China leads Asia with $60bn in estimated cyber losses annually
Local Chinese businesses are at “ground zero” when it comes to cyber security, according to one insurance broking chief executive.
Lockton Singapore boss Peter Jackson says local players are “not aware” of the risks they are leaving themselves exposed to, and are more vulnerable to breaches than many other parts of the world.
“Their insurance policy purchasing is also pretty weak – even in quite big businesses – and a lot of that is because many of those businesses have grown organically very quickly and their sophistication in risk management isn’t as strong as it ought to be and it’s having to catch up,” he told StrategicRISK.

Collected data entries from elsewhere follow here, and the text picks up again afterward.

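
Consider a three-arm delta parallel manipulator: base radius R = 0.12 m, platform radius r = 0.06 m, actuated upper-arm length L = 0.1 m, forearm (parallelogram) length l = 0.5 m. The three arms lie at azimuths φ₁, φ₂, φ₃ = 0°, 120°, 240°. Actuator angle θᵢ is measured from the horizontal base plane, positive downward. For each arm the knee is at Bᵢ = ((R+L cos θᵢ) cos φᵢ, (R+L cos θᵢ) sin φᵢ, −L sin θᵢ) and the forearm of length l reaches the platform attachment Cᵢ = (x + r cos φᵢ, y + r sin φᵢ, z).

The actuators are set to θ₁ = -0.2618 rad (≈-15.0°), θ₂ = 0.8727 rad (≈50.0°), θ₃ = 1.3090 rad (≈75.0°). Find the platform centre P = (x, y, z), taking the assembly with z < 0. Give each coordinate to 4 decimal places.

(0.2659, 0.0905, -0.4536)

arm 1 at φ=0.0°: ρ1 = 0.1566;  centre 1 = (0.1566, 0.0000, 0.0259)
centre 2 = (0.1243·cos120.0°, 0.1243·sin120.0°, -0.0766) = (-0.0621, 0.1076, -0.0766)
φ3=240.0°: virtual centre (-0.0429, -0.0744, -0.0966), radius l
subtract pairs → two planes through P
[-0.4375 0.2153 -0.2050]·P = -0.0039;  [-0.3991 -0.1488 -0.2449]·P = -0.0085
det = 0.1510;  x = 0.0159+-0.5512z,  y = 0.0143+-0.1680z
into |P−centre ₁|² = l²: 1.3320z² + 0.0985z + -0.2293 = 0;  Δ = 1.2316;  z = -0.4536 or 0.3796 → z<0 root = -0.4536
x = 0.2659, y = 0.0905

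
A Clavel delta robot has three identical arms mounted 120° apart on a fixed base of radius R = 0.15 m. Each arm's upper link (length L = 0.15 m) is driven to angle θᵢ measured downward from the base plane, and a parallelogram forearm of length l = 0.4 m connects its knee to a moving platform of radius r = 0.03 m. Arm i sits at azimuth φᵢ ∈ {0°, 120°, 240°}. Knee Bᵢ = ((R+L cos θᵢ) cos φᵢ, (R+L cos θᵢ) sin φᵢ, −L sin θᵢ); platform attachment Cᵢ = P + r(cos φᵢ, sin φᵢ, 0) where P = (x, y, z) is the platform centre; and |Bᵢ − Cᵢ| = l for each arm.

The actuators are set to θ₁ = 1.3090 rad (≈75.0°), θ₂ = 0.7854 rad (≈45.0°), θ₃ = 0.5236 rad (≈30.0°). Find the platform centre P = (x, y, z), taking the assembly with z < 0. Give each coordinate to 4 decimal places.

arm 1 at φ=0.0°: (R−r)+L cos θ1 = 0.1588;  O1 = (0.1588, 0.0000, -0.1449)
O2 = (0.2261·cos120.0°, 0.2261·sin120.0°, -0.1061) = (-0.1130, 0.1958, -0.1061)
arm 3 at φ=240.0°: (R−r)+L cos θ3 = 0.2499;  O3 = (-0.1250, -0.2164, -0.0750)
subtract pairs → two planes through P
plane₁₂: -0.5437x+0.3916y+0.0776z = 0.0161
det = 0.4576;  x = -0.0340+0.1931z,  y = -0.0060+0.0698z
quadratic in z: (1.0421)z²+(0.2145)z+(-0.1018)=0, √Δ=0.6858 → z ∈ {-0.4320, 0.2261}; z = -0.4320 (taking z<0)
x = -0.1174, y = -0.0361

(-0.1174, -0.0361, -0.4320)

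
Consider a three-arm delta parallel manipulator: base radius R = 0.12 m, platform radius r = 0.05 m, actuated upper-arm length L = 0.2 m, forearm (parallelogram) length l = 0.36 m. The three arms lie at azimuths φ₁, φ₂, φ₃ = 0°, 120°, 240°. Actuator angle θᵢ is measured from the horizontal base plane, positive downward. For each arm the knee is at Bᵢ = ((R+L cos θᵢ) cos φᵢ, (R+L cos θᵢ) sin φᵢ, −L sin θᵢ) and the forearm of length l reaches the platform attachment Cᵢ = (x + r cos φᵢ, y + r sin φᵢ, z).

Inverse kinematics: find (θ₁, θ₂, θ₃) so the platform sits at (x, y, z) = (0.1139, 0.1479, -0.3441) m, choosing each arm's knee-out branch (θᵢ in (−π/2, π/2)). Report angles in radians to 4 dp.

θ₁ = 0.2620, θ₂ = 0.4364, θ₃ = 1.2218

arm 1 (φ=0.0°): x'=0.1139, y'=0.1479
  A cos θ + B sin θ = C:  -0.0439·cos θ + -0.3441·sin θ = -0.1315
  θ1 = atan2(B,A) + arccos(C/0.3469) = 0.2620
φ2=120.0° → target in arm frame (0.0711, -0.1726)
  A cos θ + B sin θ = C:  -0.0011·cos θ + -0.3441·sin θ = -0.1465
  √(A²+B²)=0.3441;  θ2 = -1.5741+2.0105 ≈ 0.4364
arm 3 (φ=240.0°): x'=-0.1850, y'=0.0247
  e−x'=0.2550;  (l²−L²−(e−x')²−y'²−z²)/2L = -0.2361
  θ3 = atan2(B,A) + arccos(C/0.4283) = 1.2218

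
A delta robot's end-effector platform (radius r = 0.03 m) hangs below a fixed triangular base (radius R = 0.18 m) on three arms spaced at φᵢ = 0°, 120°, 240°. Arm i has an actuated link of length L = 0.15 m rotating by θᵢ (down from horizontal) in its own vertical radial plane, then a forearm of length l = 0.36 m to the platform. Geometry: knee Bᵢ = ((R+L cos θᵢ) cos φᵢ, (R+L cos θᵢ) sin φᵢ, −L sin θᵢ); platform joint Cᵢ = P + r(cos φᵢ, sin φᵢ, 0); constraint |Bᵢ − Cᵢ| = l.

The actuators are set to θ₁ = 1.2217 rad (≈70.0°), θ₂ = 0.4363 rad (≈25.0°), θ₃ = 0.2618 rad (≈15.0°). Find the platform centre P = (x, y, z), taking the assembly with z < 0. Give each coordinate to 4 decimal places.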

Jackson said that catch-up will be largely driven by regulation.
But with the Chinese government’s alleged hacks of global government databases, many commentators believe data breach notification laws are far from the agenda.
Jackson, however, disagrees.
He said: “From a business point of view, whether one government is hacking another government is purely irrelevant. If [cyber attacks] start to hurt Chinese business and Chinese interests then [the government] will put focus there.”
Recent studies have also shown that the region is also more vulnerable to cyber breaches than many others.
China leads Asia with $60bn in estimated cyber losses annually, while India is a distant second at $4bn, according to recent report by Allianz Global Corporate & Specialty.
“China is as vulnerable to hacking as anywhere else. If [criminals] can see advantage in stealing records, information, money, extortion off Chinese business then they’ll do it – there’s no difference between a Chinese firm or any other,” Jackson said.
Jackson said all firms in the region needed to beef up their cyber security systems and test their systems and those of third parties on which they’re reliant.